For models configured with thinking tokens (e.g., DeepSeek-R1), the response can include separate thinking content. This is controlled by the model's Modelfile configuration with THINKING directives.

When a model has thinking enabled, streaming responses may include thinking content in the delta:

{
  "type": "content_block_delta",
  "index": 0,
  "delta": {
    "type": "thinking_delta",
    "thinking": "Let me work through this step by step..."
  }
}

Using with SDKs¶

Python (anthropic package)¶

from anthropic import Anthropic

client = Anthropic(
    base_url="http://localhost:8080",
    api_key="unused"  # Required by SDK but not validated
)

# Non-streaming
message = client.messages.create(
    model="llama3.2:1b",
    max_tokens=1024,
    messages=[
        {"role": "user", "content": "Hello!
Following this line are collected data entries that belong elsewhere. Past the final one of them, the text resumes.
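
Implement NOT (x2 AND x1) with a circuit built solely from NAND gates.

(((x2 NAND x1) NAND (x2 NAND x1)) NAND ((x2 NAND x1) NAND (x2 NAND x1)))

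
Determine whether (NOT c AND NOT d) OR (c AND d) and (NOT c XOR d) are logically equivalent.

Yes, they are equivalent — the two output columns agree on all 4 assignments:
c | d | Expression 1 | Expression 2
-----------------------------------
0 | 0 | 1 | 1
0 | 1 | 0 | 0
1 | 0 | 0 | 0
1 | 1 | 1 | 1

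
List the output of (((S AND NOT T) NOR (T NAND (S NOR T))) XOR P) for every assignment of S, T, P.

S | T | P | Output
------------------
0 | 0 | 0 | 0
0 | 0 | 1 | 1
0 | 1 | 0 | 0
0 | 1 | 1 | 1
1 | 0 | 0 | 0
1 | 0 | 1 | 1
1 | 1 | 0 | 0
1 | 1 | 1 | 1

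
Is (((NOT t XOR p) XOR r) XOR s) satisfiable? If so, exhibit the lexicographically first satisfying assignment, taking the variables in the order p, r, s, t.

p=0, r=0, s=0, t=0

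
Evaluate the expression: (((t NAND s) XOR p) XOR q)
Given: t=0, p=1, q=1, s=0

Substituting: (((0 NAND 0) XOR 1) XOR 1)
= 1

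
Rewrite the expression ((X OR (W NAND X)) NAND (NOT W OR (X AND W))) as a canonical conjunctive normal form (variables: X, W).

(X OR W) AND (NOT X OR W) AND (NOT X OR NOT W)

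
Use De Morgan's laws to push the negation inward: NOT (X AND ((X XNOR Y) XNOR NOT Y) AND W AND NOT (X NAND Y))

NOT X OR NOT ((X XNOR Y) XNOR NOT Y) OR NOT W OR (X NAND Y)
De Morgan's: NOT(AND of terms) = OR of negations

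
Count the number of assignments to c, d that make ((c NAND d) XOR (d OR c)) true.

Satisfying assignments: (0,0), (1,1)
Count: 2 out of 4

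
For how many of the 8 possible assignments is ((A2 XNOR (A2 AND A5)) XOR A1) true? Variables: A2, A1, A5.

Satisfying assignments: (0,0,0), (0,0,1), (1,0,1), (1,1,0)
Count: 4 out of 8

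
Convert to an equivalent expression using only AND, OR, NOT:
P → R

NOT P OR R
(Implication elimination: A → B = NOT A OR B)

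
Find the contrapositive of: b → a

Contrapositive: NOT a → NOT b
Note: A statement and its contrapositive are logically equivalent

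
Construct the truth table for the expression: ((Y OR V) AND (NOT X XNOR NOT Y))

V | Y | X | Output
------------------
0 | 0 | 0 | 0
0 | 0 | 1 | 0
0 | 1 | 0 | 0
0 | 1 | 1 | 1
1 | 0 | 0 | 1
1 | 0 | 1 | 0
1 | 1 | 0 | 0
1 | 1 | 1 | 1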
How are you?"}
    ]
)
print(message.content[0].text)

# Streaming
with client.messages.stream(
    model="llama3.2:1b",
    max_tokens=1024,
    messages=[{"role": "user", "content": "Tell me a story"}]
) as stream:
    for text in stream.text_stream:
        print(text, end="")

Node.js (anthropic package)¶

import Anthropic from '@anthropic-ai/sdk';

const client = new Anthropic({
  baseURL: 'http://localhost:8080',
  apiKey: 'unused'
});

// Non-streaming
const message = await client.messages.create({
  model: 'llama3.2:1b',
  max_tokens: 1024,
  messages: [
    { role: 'user', content: 'Hello!' }
  ]
});
console.log(message.content[0].text);

// Streaming
const stream = client.messages.stream({
  model: 'llama3.2:1b',
  max_tokens: 1024,
  messages: [{ role: 'user', content: 'Tell me a story' }]
});
for await (const event of stream) {
  if (event.type === 'content_block_delta') {
    process.stdout.write(event.delta.text);
  }
}

Python (requests)¶

import requests
import json

# Non-streaming
response = requests.post(
    "http://localhost:8080/v1/messages",
    json={
        "model": "llama3.2:1b",
        "max_tokens": 1024,
        "messages": [{"role": "user", "content": "Hello!"}]
    }
)
data = response.json()
print(data["content"][0]["text"])

# Streaming
response = requests.post(
    "http://localhost:8080/v1/messages",
    json={
        "model": "llama3.2:1b",
        "max_tokens": 1024,
        "messages": [{"role": "user", "content": "Tell me a story"}],
        "stream": True
    },
    stream=True
)
for line in response.iter_lines():
    if line:
        line = line.decode("utf-8")
        if line.startswith("data: "):
            event_data = json.loads(line[6:])
            if event_data["type"] == "content_block_delta":
                print(event_data["delta"]["text"], end="")

Error Responses¶

Errors follow the Anthropic error format:

{
  "type": "error",
  "error": {
    "type": "not_found_error",
    "message": "Model 'unknown-model' not found"
  }
}

Error Types:

Type	HTTP Code	Description
`invalid_request_error`	400	Malformed request
`not_found_error`	404	Model not found
`overloaded_error`	529	Server overloaded
`api_error`	500	Internal error

Differences from Anthropic API¶

Authentication: No API key validation. Headers like x-api-key and anthropic-version are accepted but not checked.
Model names: Use local model aliases instead of Anthropic model names (e.g., llama3.2:1b instead of claude-3-opus).
Rate limiting: No built-in rate limiting.
Tool use: Supported via Modelfile TOOLFORMAT configuration.
Vision: Supported when the model has multimodal capabilities.
Metadata: The metadata field is accepted for compatibility but ignored.
Max tokens: The max_tokens field is required (matching Anthropic's spec).